As he straightened, he brandished the blades in front of him
and said, "Come on, hombres. I'm ready to die. Are you?"

The defenders of the Alamo put up a gallant struggle, but
all over the chapel, they were falling. The World War II vets,
the men who had shivered in Korea and Afghanistan and
sweated in Vietnam and Kuwait and Iraq, they fought with all
their heart and soul. The close confines of the old mission
worked against the invaders to a certain extent, because in here
their numerical advantage didn't help them all that much. The
battle was fought in small, desperate pockets of action.

Near the front doors, Dave Rodriguez was still on his feet
despite being wounded a couple of times, a bullet graze on
his right thigh and a deeper furrow in his upper left arm. He
had a pistol in his right hand that he had taken from a fallen
soldier, but he had no idea how many rounds were left in it.
Several of the enemy troops were advancing toward him.
Wearily, he started to lift the gun.

Then he heard something, a new sound that came through
the opening where the shattered doors had been. A wall of
noise that resolved itself into hundreds, maybe even thousands, of voices shouting, "Alamo! Alamo!"

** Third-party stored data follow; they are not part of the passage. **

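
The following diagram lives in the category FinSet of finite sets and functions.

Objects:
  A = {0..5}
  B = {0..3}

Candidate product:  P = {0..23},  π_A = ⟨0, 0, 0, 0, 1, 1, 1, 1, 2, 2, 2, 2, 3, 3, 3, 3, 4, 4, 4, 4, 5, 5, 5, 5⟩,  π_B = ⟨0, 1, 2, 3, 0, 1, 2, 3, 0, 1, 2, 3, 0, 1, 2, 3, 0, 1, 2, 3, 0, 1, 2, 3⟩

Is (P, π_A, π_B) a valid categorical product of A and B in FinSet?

Answer: VALID PRODUCT

Trace:
|A|·|B| = 6·4 = 24;  |P| = 24
Check the pairing map k ↦ (π_A(k), π_B(k)):
  0 -> (0,0)
  1 -> (0,1)
  2 -> (0,2)
  3 -> (0,3)
  4 -> (1,0)
  5 -> (1,1)
  6 -> (1,2)
  7 -> (1,3)
  8 -> (2,0)
  9 -> (2,1)
  10 -> (2,2)
  11 -> (2,3)
  12 -> (3,0)
  13 -> (3,1)
  14 -> (3,2)
  15 -> (3,3)
  16 -> (4,0)
  17 -> (4,1)
  18 -> (4,2)
  19 -> (4,3)
  20 -> (5,0)
  21 -> (5,1)
  22 -> (5,2)
  23 -> (5,3)
distinct pairs in image: 24 / 24 needed
  → bijection onto A×B; projections well-typed.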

They didn't have to remember it anymore.

Because they were here, and they were fighting for it in
this new Battle of the Alamo. Fighting for the old mission
and the men willing to sacrifice their lives to defend it. Dave
stumbled over to the opening and looked out at the plaza, and
he felt his heart soar.

Finally, as he had always known in his heart, the people of
Texas were answering the call. "Will You Come to the
Bower?" he murmured, remembering that the musicians in
Sam Houston's army had played that song as they advanced
into battle with Santa Anna's men.

Different battle. Same people.

Texans.

They were mad, utterly insane, Salgado thought. They
were nothing but a rabble of unarmed civilians.

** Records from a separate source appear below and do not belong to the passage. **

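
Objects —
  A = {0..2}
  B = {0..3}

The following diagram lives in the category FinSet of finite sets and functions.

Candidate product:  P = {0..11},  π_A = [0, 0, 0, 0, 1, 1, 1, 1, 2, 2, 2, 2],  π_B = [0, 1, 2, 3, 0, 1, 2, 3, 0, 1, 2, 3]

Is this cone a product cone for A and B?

Answer: VALID PRODUCT

Derivation:
|A|·|B| = 3·4 = 12;  |P| = 12
Check the pairing map k ↦ (π_A(k), π_B(k)):
  0 ↦ (0,0)
  1 ↦ (0,1)
  2 ↦ (0,2)
  3 ↦ (0,3)
  4 ↦ (1,0)
  5 ↦ (1,1)
  6 ↦ (1,2)
  7 ↦ (1,3)
  8 ↦ (2,0)
  9 ↦ (2,1)
  10 ↦ (2,2)
  11 ↦ (2,3)
distinct pairs in image: 12 / 12 needed
  → bijection onto A×B; projections well-typed.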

But there were so many of them, and as they broke through
the barriers set up by his men and stampeded toward the
Alamo, they weren't unarmed for long. They trampled his
men, silencing the screams underfoot, then picked up the guns
that the soldiers had dropped and came on, an inexorable tide
of outraged humanity. Men and women, young and old, all
colors and shapes and sizes, the only thing they had in
common being the anger they felt because their state had been
invaded, their fellow citizens were being killed, and one of the
most sacred places that they knew was being threatened.

And Salgado turned and ran, fleeing from their righteous
wrath.

His flight took him across the plaza, toward the bulletpocked walls of the old chapel.

"My fellow Americans, I have grave news to report this
morning. Reliable intelligence sources have revealed to us
that the notorious Islamic terrorist, Yar Ali Al-Khan, one of
the most wanted criminals in the world, has been sighted at
a villa near Mexico City belonging to General Augusto Salgado, commander of the Mexican forces now operating in
San Antonio. In addition, we now believe there are also ties
between General Salgado and Hector Garcia-Lopez, the
leader of the largest Mexican drug cartel who has also been
responsible for terrorist acts against the United States.